The specified field must be of type geo_point (which can only be set explicitly in the mappings). And it can also hold an array of geo_point fields, in which case all will be taken into account during aggregation. The origin point can accept all formats supported by the geo_point type:

  • Object format: { "lat" : 52.3760, "lon" : 4.894 } - this is the safest format as it is the most explicit about the lat & lon values
  • String format: "52.3760, 4.894" - where the first number is the lat and the second is the lon
  • Array format: [4.894, 52.3760] - which is based on the GeoJSON standard where the first number is the lon and the second one is the lat

By default, the distance unit is m (meters) but it can also accept: mi (miles), in (inches), yd (yards), km (kilometers), cm (centimeters), mm (millimeters).

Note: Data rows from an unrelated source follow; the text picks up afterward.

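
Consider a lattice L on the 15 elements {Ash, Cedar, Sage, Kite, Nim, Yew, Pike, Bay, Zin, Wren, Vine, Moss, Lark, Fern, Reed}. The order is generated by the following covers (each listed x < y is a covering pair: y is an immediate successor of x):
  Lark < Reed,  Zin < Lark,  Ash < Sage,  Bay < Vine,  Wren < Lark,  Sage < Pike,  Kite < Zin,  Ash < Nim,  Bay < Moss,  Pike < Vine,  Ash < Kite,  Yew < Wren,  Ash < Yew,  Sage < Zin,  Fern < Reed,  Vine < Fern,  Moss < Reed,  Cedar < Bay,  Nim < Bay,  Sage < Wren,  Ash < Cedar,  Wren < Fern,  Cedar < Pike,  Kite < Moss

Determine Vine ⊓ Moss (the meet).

Bay

Common lower bounds of {Vine, Moss}: Ash, Bay, Cedar, Nim.
The greatest among these is Bay.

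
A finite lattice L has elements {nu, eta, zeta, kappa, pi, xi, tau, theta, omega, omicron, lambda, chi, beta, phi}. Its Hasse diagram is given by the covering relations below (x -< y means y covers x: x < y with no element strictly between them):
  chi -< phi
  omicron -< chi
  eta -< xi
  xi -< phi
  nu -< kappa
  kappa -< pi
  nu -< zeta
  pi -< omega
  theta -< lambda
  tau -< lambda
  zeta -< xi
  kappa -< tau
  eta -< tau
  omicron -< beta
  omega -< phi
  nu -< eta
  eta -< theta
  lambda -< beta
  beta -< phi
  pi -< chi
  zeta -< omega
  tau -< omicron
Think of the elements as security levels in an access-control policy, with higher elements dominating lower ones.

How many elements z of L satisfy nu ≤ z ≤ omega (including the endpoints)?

The interval [nu, omega] = {kappa, nu, omega, pi, zeta}, which has 5 elements.

5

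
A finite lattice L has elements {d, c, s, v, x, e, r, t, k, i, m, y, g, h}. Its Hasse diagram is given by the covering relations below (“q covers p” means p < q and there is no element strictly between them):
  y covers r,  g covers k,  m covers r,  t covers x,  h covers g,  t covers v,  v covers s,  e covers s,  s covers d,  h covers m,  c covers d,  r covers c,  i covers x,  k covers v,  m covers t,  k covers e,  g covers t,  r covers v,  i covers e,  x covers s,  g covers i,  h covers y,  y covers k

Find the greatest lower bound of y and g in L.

k

Common lower bounds of {y, g}: d, e, k, s, v.
The greatest among these is k.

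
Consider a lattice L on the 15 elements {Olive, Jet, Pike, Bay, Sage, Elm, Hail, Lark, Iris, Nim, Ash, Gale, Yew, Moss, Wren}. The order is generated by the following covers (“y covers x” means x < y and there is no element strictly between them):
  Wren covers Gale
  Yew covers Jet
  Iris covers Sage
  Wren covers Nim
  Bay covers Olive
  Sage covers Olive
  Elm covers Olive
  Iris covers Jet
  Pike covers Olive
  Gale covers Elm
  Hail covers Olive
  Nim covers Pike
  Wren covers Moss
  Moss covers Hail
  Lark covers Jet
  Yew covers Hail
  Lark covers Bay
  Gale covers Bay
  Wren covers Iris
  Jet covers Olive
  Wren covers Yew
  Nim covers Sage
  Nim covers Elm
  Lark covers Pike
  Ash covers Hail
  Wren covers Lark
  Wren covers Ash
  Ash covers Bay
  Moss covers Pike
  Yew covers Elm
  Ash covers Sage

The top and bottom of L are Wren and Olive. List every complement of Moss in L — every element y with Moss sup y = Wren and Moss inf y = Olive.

Bay, Elm, Gale, Iris, Jet, Sage

Need y with Moss ∨ y = Wren and Moss ∧ y = Olive.
Checking each element gives: Bay, Elm, Gale, Iris, Jet, Sage.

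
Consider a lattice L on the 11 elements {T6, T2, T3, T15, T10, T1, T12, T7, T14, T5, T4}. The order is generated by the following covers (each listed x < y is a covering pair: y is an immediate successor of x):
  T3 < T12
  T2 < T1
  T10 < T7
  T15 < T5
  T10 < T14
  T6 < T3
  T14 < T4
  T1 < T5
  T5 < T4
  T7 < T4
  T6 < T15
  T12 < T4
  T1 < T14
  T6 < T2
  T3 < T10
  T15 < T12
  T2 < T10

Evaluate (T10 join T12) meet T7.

T7

T10 ∨ T12 = T4
T4 ∧ T7 = T7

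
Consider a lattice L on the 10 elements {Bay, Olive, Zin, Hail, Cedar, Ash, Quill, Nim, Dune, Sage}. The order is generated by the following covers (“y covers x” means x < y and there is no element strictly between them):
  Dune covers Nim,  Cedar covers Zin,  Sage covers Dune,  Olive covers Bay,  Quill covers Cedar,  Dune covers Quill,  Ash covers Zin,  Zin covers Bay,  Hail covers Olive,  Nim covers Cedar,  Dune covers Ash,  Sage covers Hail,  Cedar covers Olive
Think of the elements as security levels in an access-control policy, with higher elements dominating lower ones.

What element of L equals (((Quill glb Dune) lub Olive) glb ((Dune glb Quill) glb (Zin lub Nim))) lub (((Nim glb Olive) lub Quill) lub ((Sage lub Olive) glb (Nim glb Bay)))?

Quill

Quill ∧ Dune = Quill
Quill ∨ Olive = Quill
Dune ∧ Quill = Quill
Zin ∨ Nim = Nim
Quill ∧ Nim = Cedar
Quill ∧ Cedar = Cedar
Nim ∧ Olive = Olive
Olive ∨ Quill = Quill
Sage ∨ Olive = Sage
Nim ∧ Bay = Bay
Sage ∧ Bay = Bay
Quill ∨ Bay = Quill
Cedar ∨ Quill = Quill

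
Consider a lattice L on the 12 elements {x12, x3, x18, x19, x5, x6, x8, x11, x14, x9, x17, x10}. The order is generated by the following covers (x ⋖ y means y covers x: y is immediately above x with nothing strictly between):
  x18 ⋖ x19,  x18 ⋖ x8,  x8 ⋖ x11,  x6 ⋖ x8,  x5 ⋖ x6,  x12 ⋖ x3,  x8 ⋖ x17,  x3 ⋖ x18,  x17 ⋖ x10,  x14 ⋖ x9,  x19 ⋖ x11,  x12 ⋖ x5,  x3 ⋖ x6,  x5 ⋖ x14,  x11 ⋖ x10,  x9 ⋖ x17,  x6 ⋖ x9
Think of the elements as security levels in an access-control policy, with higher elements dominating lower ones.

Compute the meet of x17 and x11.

x8

Common lower bounds of {x17, x11}: x12, x18, x3, x5, x6, x8.
The greatest among these is x8.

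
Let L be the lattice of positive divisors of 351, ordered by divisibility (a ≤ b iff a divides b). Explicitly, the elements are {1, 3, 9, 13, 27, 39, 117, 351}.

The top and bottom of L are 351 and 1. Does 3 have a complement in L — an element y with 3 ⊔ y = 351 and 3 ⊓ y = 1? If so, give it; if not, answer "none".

none

For every candidate y, either 3 ∨ y ≠ 351 or 3 ∧ y ≠ 1; no complement exists.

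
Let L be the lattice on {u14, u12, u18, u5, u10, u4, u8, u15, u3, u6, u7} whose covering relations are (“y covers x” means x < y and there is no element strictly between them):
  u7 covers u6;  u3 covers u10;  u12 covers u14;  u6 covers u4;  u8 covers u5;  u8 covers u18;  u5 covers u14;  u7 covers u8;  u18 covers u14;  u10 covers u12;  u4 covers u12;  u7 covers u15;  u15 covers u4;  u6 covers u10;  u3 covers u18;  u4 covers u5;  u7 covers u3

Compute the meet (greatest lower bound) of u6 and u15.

u4

Common lower bounds of {u6, u15}: u12, u14, u4, u5.
The greatest among these is u4.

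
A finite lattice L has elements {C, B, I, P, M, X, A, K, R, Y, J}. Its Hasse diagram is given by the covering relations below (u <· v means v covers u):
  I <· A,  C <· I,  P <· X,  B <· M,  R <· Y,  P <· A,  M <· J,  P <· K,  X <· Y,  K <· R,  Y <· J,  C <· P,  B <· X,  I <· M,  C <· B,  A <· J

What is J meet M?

M

Common lower bounds of {J, M}: B, C, I, M.
The greatest among these is M.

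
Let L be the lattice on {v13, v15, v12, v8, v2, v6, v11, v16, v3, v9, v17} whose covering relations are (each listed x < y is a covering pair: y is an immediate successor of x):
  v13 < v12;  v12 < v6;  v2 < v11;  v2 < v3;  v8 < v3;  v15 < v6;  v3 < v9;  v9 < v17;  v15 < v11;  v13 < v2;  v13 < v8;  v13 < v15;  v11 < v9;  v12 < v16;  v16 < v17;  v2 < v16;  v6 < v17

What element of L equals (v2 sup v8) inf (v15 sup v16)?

v3

v2 ∨ v8 = v3
v15 ∨ v16 = v17
v3 ∧ v17 = v3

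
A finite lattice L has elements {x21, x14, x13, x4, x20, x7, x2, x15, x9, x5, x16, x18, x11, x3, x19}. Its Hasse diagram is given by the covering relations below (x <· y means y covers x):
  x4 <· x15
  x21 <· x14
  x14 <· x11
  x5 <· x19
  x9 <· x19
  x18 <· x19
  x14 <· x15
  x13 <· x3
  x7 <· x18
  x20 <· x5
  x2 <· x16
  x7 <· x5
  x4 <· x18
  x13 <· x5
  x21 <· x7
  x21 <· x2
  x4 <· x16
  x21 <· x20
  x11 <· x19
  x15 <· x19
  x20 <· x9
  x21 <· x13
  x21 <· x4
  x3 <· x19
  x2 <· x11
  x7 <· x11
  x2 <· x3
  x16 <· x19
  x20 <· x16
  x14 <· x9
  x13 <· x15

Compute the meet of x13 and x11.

Common lower bounds of {x13, x11}: x21.
The greatest among these is x21.

x21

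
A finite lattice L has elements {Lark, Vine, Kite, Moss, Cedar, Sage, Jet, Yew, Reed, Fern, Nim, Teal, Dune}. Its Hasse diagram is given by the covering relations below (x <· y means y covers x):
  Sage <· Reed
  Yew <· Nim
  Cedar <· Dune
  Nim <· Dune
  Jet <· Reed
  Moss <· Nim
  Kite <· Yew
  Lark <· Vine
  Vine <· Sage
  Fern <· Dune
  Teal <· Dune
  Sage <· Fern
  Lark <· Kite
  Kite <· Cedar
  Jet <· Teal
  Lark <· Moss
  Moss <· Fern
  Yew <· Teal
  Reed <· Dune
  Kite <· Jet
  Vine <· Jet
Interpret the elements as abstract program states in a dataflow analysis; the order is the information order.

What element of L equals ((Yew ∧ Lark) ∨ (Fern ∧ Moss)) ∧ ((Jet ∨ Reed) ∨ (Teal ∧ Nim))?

Moss

Yew ∧ Lark = Lark
Fern ∧ Moss = Moss
Lark ∨ Moss = Moss
Jet ∨ Reed = Reed
Teal ∧ Nim = Yew
Reed ∨ Yew = Dune
Moss ∧ Dune = Moss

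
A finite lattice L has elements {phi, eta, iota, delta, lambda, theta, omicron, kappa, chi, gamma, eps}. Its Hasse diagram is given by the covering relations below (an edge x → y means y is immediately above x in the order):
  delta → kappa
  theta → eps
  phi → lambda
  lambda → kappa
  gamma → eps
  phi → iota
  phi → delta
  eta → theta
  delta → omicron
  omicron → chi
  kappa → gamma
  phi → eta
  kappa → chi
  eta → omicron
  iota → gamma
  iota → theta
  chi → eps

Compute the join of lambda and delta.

kappa

Common upper bounds of {lambda, delta}: chi, eps, gamma, kappa.
The least among these is kappa.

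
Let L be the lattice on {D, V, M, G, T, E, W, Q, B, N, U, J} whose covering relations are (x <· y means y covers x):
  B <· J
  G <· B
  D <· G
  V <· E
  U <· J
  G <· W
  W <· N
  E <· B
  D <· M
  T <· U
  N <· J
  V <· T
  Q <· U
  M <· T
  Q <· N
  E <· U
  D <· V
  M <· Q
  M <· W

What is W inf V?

Common lower bounds of {W, V}: D.
The greatest among these is D.

D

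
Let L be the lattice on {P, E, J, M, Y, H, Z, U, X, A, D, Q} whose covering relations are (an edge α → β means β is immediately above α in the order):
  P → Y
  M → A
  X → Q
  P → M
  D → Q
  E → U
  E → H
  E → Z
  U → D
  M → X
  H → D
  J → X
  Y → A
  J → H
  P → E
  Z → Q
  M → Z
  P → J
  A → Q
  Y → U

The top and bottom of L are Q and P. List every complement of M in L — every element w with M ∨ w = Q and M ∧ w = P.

D, H, U

Need w with M ∨ w = Q and M ∧ w = P.
Checking each element gives: D, H, U.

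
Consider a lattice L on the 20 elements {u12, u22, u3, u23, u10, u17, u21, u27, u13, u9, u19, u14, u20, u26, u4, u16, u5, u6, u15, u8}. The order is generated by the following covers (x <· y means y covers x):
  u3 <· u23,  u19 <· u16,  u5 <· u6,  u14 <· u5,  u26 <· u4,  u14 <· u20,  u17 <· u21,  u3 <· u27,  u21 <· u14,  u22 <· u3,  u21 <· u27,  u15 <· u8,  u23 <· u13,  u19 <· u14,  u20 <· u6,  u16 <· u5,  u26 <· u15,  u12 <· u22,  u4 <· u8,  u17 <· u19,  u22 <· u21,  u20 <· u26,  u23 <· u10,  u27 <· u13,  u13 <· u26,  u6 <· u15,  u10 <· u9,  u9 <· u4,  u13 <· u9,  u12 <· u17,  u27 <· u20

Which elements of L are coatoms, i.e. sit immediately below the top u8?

u15, u4

The coatoms are exactly the elements covered by u8: u15, u4.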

POST /museums/_search?size=0
{
  "aggs": {
    "rings": {
      "geo_distance": {
        "field": "location",
        "origin": "52.3760, 4.894",
        "unit": "km", 
        "ranges": [
          { "to": 100 },
          { "from": 100, "to": 300 },
          { "from": 300 }
        ]
      }
    }
  }
}

The distances will be computed in kilometers

There are two distance calculation modes: arc (the default), and plane. The arc calculation is the most accurate. The plane is the fastest but least accurate. Consider using plane when your search context is "narrow", and spans smaller geographical areas (~5km). plane will return higher error margins for searches across very large areas (e.g. cross continent search). The distance calculation type can be set using the distance_type parameter:

POST /museums/_search?size=0
{
  "aggs": {
    "rings": {
      "geo_distance": {
        "field": "location",
        "origin": "52.3760, 4.894",
        "unit": "km",
        "distance_type": "plane",
        "ranges": [
          { "to": 100 },
          { "from": 100, "to": 300 },
          { "from": 300 }
        ]
      }
    }
  }
}

Keyed Response

edit

Setting the keyed flag to true will associate a unique string key with each bucket and return the ranges as a hash rather than an array:

POST /museums/_search?size=0
{
  "aggs": {
    "rings_around_amsterdam": {
      "geo_distance": {
        "field": "location",
        "origin": "52.3760, 4.894",
        "ranges": [
          { "to": 100000 },
          { "from": 100000, "to": 300000 },
          { "from": 300000 }
        ],
        "keyed": true
      }
    }
  }
}

Response:

{
  ...
  "aggregations": {
    "rings_around_amsterdam": {
      "buckets": {
        "*-100000.0": {
          "from": 0.0,
          "to": 100000.0,
          "doc_count": 3
        },
        "100000.0-300000.0": {
          "from": 100000.0,
          "to": 300000.0,
          "doc_count": 1
        },
        "300000.0-*": {
          "from": 300000.0,
          "doc_count": 2
        }
      }
    }
  }
}

It is also possible to customize the key for each range:

POST /museums/_search?size=0
{
  "aggs": {
    "rings_around_amsterdam": {
      "geo_distance": {
        "field": "location",
        "origin": "52.3760, 4.894",
        "ranges": [
          { "to": 100000, "key": "first_ring" },
          { "from": 100000, "to": 300000, "key": "second_ring" },
          { "from": 300000, "key": "third_ring" }
        ],
        "keyed": true
      }
    }
  }
}

Response:

{
  ...
  "aggregations": {
    "rings_around_amsterdam": {
      "buckets": {
        "first_ring": {
          "from": 0.0,
          "to": 100000.0,
          "doc_count": 3
        },
        "second_ring": {
          "from": 100000.0,
          "to": 300000.0,
          "doc_count": 1
        },
        "third_ring": {
          "from": 300000.0,
          "doc_count": 2
        }
      }
    }
  }
}